Lincoff A M, Tcheng J E, Califf R M, Bass T, Popma J J, Teirstein P S, Kleiman N S, Hattel L J, Anderson H V, Ferguson J J, Cabot C F, Anderson K M, Berdan L G, Musco M H, Weisman H F, Topol E J
Cleveland Clinic Foundation, Ohio 44195, USA.
Am J Cardiol. 1997 Feb 1;79(3):286-91. doi: 10.1016/s0002-9149(96)00749-7.
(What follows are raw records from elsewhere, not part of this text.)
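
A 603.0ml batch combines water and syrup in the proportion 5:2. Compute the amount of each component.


Total parts = 5 + 2 = 7
water: 603.0 × 5/7 = 430.7ml
syrup: 603.0 × 2/7 = 172.3ml
= 430.7ml and 172.3ml

430.7ml and 172.3ml


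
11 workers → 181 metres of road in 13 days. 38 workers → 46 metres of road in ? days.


Days ∝ work / workers, so d₂ = d₁ × (m₁/m₂) × (w₂/w₁)
Workers factor (inverse): 11/38 ≈ 0.2895
Work factor (direct): 46/181 ≈ 0.2541
d₂ = 13 × 11/38 × 46/181 = (13 × 11 × 46) / (38 × 181) = 6578/6878
≈ 0.96 days

0.96 days


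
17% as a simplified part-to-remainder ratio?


17% means 17 parts out of 100; remainder = 83
Part : remainder = 17:83
GCD = 1
= 17:83

17:83


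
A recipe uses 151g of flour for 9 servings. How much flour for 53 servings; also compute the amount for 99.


Direct proportion: y/x = constant
k = 151/9 ≈ 16.7778
y at x=53: k × 53 = 151 × 53 / 9 = 8003/9 ≈ 889.22
y at x=99: k × 99 = 151 × 99 / 9 = 14949/9 = 1661.00
= 889.22 and 1661.00

889.22 and 1661.00


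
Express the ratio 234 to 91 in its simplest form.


GCD(234, 91) = 13
234/13 : 91/13
= 18:7

18:7


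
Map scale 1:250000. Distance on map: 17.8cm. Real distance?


Real distance = map distance × scale
= 17.8cm × 250000
= 4450000 cm = 44500.0 m
= 44.500 km

44.500 km


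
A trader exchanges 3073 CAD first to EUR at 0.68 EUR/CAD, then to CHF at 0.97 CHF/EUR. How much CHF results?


Step 1: 3073 CAD × 0.68 = 2089.64 EUR
Step 2: 2089.64 EUR × 0.97 = 2026.95 CHF
Implied rate CAD→CHF = 0.68 × 0.97 = 0.6596
= 2026.95 CHF

2026.95 CHF


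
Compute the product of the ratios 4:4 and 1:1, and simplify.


Compound ratio = (4×1) : (4×1)
= 4:4
GCD = 4
= 1:1

1:1


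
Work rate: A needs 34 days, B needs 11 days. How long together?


Rate of A = 1/34 per day
Rate of B = 1/11 per day
Combined rate = 1/34 + 1/11 = 45/374 ≈ 0.1203 per day
Days = 1 / combined rate = 374/45
≈ 8.31 days

8.31 days


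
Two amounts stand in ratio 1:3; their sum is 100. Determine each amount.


Let A = 1k, B = 3k.
1k + 3k = 100
4k = 100 → k = 100/4 = 25
A = 1×25 = 25, B = 3×25 = 75
= A = 25, B = 75

A = 25, B = 75


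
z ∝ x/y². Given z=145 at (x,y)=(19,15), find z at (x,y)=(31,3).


z = k·x/y²
Solve for k using the known point: k = z·y²/x = 145×225/19 = 32625/19 ≈ 1717.1053
Now evaluate at x=31, y=3:
z = k × 31 / 9 = (32625 × 31) / (19 × 9) = 1011375/171
≈ 5914.4737

5914.4737


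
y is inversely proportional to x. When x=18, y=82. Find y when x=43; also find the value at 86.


Inverse proportion: x × y = constant
k = 18 × 82 = 1476
At x=43: k/43 = 34.33
At x=86: k/86 = 17.16
= 34.33 and 17.16

34.33 and 17.16


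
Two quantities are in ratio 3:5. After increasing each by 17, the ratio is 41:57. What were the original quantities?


Let A = 3k, B = 5k.
(3k + 17) / (5k + 17) = 41/57
Cross-multiply: 57(3k + 17) = 41(5k + 17)
171k + 969 = 205k + 697
171k - 205k = 697 - 969
-34k = -272
k = -272/-34 = 8
A = 3×8 = 24, B = 5×8 = 40
= A = 24, B = 40

A = 24, B = 40


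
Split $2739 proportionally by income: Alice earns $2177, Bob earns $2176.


Total income = 2177 + 2176 = $4353
Alice: $2739 × 2177/4353 = $1369.81
Bob: $2739 × 2176/4353 = $1369.19
= Alice: $1369.81, Bob: $1369.19

Alice: $1369.81, Bob: $1369.19


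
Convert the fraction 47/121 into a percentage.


Percentage = (part / whole) × 100
= (47 / 121) × 100
≈ 38.84%

38.84%


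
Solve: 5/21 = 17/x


Cross multiply: 5 × x = 21 × 17
5x = 357
x = 357 / 5
= 71.40

71.40


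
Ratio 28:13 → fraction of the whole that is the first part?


Total parts = 28 + 13 = 41
First part: 28/41 = 28/41
= 28/41

28/41


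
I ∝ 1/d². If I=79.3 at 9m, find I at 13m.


I₁d₁² = I₂d₂²
I₂ = I₁ × (d₁/d₂)²
= 79.3 × (9/13)²
= 79.3 × 81/169
= 6423.3/169
≈ 38.0077

38.0077


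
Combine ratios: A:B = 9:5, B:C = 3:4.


Match B: multiply A:B by 3 → 27:15
Multiply B:C by 5 → 15:20
Combined: 27:15:20
GCD = 1
= 27:15:20

27:15:20


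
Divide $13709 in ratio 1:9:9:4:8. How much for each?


Total parts = 1 + 9 + 9 + 4 + 8 = 31
Part 1: 13709 × 1/31 = 442.23
Part 2: 13709 × 9/31 = 3980.03
Part 3: 13709 × 9/31 = 3980.03
Part 4: 13709 × 4/31 = 1768.90
Part 5: 13709 × 8/31 = 3537.81
= Part 1: $442.23, Part 2: $3980.03, Part 3: $3980.03, Part 4: $1768.90, Part 5: $3537.81

Part 1: $442.23, Part 2: $3980.03, Part 3: $3980.03, Part 4: $1768.90, Part 5: $3537.81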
Blockade of the platelet glycoprotein IIb/IIIa receptor by abciximab (c7E3 Fab) during coronary intervention reduces the incidence of ischemic complications, but has been associated with a doubling of the risk for bleeding complications. The present pilot study investigated whether modification of heparin dosing and/or early sheath removal would reduce the hemorrhagic complications associated with abciximab. One hundred three patients undergoing coronary intervention received abciximab (0.25 mg/kg bolus, 10 microg/min infusion for 12 hours) and aspirin and were randomized by a 2 x 2 factorial design to 1 of 2 weight-adjusted heparin doses and to 1 of 2 strategies for heparin discontinuation and vascular sheath removal. In the "standard-dose heparin" group, an initial bolus of 100 U/kg was administered to achieve a procedural activated clotting time (ACT) > or = 300 seconds; in the "low-dose heparin" group, an initial bolus of 70 U/kg was administered without adjustment for ACT. In the "late sheath removal" arm, heparin infusion was continued for the 12-hour duration of abciximab infusion, followed by sheath removal; in the "early sheath removal" group, heparin was stopped after the interventional procedure and sheaths were removed during the abciximab infusion. There were no apparent differences between patients randomized to the different treatment groups with regard to the occurrence of ischemic end points. Rates of bleeding and blood transfusion were reduced by low-dose heparin and early sheath removal and were lowest when both strategies were combined. Reduction and weight adjustment of heparin dose and early sheath removal in the setting of platelet inhibition with abciximab during coronary intervention may be useful in diminishing the incidence of hemorrhagic complications without loss of clinical efficacy.
在冠状动脉介入治疗期间,使用阿昔单抗(c7E3 Fab)阻断血小板糖蛋白IIb/IIIa受体可降低缺血性并发症的发生率,但却使出血并发症的风险增加了一倍。本初步研究调查了调整肝素剂量和/或早期拔除鞘管是否会减少与阿昔单抗相关的出血并发症。103例接受冠状动脉介入治疗的患者接受了阿昔单抗(0.25mg/kg静脉推注,10μg/min输注12小时)和阿司匹林治疗,并通过2×2析因设计随机分为2种体重调整肝素剂量中的1种,以及2种肝素停用和血管鞘管拔除策略中的1种。在“标准剂量肝素”组中,给予100U/kg的初始推注剂量以达到术中活化凝血时间(ACT)≥300秒;在“低剂量肝素”组中,给予70U/kg的初始推注剂量,不根据ACT进行调整。在“延迟拔除鞘管”组中,在阿昔单抗输注的12小时期间持续输注肝素,随后拔除鞘管;在“早期拔除鞘管”组中,介入操作后停止输注肝素,并在阿昔单抗输注期间拔除鞘管。在随机分配到不同治疗组的患者中,缺血性终点事件的发生没有明显差异。低剂量肝素和早期拔除鞘管可降低出血和输血发生率,当两种策略联合使用时发生率最低。在冠状动脉介入治疗期间,使用阿昔单抗抑制血小板的情况下,减少肝素剂量并进行体重调整以及早期拔除鞘管,可能有助于减少出血并发症的发生率,而不损失临床疗效。